Colombian actor and model (born 1980)

Fabián Ríos (born July 5, 1980) is a Colombian actor and model. He is best known for his appearance in Sin senos no hay paraíso (2008) and Sin senos sí hay paraíso (2016-2019). He also starred in Tierra de reyes (2015).

==Early life==
Ríos was born in Curití, Santander, Colombia. From a very young age, he left his village in pursuit of his dream. Upon arriving in Bucaramanga, he began his acting studies and quickly fell into modeling, then various contracts that enabled him to support himself and family.

==Career==
Ríos gradually became involved in the field of television and took part in several programs from the city's regional channel.

Some time later, he moved to Bogotá to attend the country's most prestigious acting schools and begin to join the jet set.

He acted in a young love story called Siete Veces Amada in 2002, and thanks to this interpretation was nominated Best Young Actor Premios TV y Novelas - Colombia. The following year, he played the villain in The Authentic Rodrigo Leal, and has frequently been cast as a villain in telenovelas.

In 2005, Rios starred in Padres e Hijos as 'Antonio Vaquero'.

For RCN, in 2007 he once again played the villain in the Colombian version of Floricienta, then joined the cast of Zona Rosa.

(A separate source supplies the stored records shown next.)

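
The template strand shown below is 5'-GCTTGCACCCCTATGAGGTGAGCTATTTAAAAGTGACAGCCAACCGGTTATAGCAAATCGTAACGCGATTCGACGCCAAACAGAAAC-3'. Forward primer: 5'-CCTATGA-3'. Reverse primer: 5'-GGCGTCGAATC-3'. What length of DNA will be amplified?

68 bp

Forward primer CCTATGA is found on the top strand at positions 10–16.
The reverse primer's reverse complement is GATTCGACGCC, which matches the template at positions 67–77.
The product runs from position 10 to position 77, so its length is 77 − 10 + 1 = 68 bp.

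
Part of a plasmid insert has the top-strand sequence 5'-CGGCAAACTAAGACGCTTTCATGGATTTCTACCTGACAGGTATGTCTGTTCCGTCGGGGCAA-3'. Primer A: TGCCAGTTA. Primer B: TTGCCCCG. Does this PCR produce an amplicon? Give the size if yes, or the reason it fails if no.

Primer A (TGCCAGTTA) does not match the top strand, and its reverse complement TAACTGGCA does not match either.
With no annealing site for primer A, no amplification occurs.

No product — primer A has no binding site in the template.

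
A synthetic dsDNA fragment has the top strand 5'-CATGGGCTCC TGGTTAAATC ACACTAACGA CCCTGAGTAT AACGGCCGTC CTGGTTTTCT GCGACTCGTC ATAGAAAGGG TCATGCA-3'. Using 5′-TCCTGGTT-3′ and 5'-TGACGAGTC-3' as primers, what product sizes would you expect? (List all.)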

In 2008, he joined the cast of Sin Senos no hay Paraíso for Telemundo with Carmen Villalobos and Catherine Siachoque, playing Albeiro. The third-season premieres in June on Telemundo

In 2009, he was hired by RCN to star in Doña Bella with Zharick León, Marcelo Buquet and Stephanie Cayo.

In 2010, he signed an exclusivity contract with Telemundo to be the main antagonist of the U.S. telenovela El Fantasma de Elena with Elizabeth Gutiérrez, Segundo Cernadas, and Ana Layevska

In 2011, he acted in Los Herederos Del Monte with Marlene Favela and Mario Cimarro, and in Mi Corazón Insiste with Jencarlos Canela and Carmen Villalobos. He was also part of the jury panel in the Miss Universe Puerto Rico 2012 on Telemundo Puerto Rico.

In 2012, he acted in Corazón Valiente in the role of Willy del Castillo, with Ximena Duque, Aylín Mújica, Adriana Fonseca and José Luis Reséndez. This role gained him 2 awards at the Premios Tu Mundo 2012: Best Couple and Best Kiss with actress Ximena Duque.

In 2013, he play again a villain role in Dama y Obrero, with his El Fantasma de Elena and Mi Corazón Insiste co-star Ana Layevska, and his Los Herederos Del Monte and Corazón Valiente co-star José Luis Reséndez.

In 2014, he appear in the second season of the show Top Chef Estrellas.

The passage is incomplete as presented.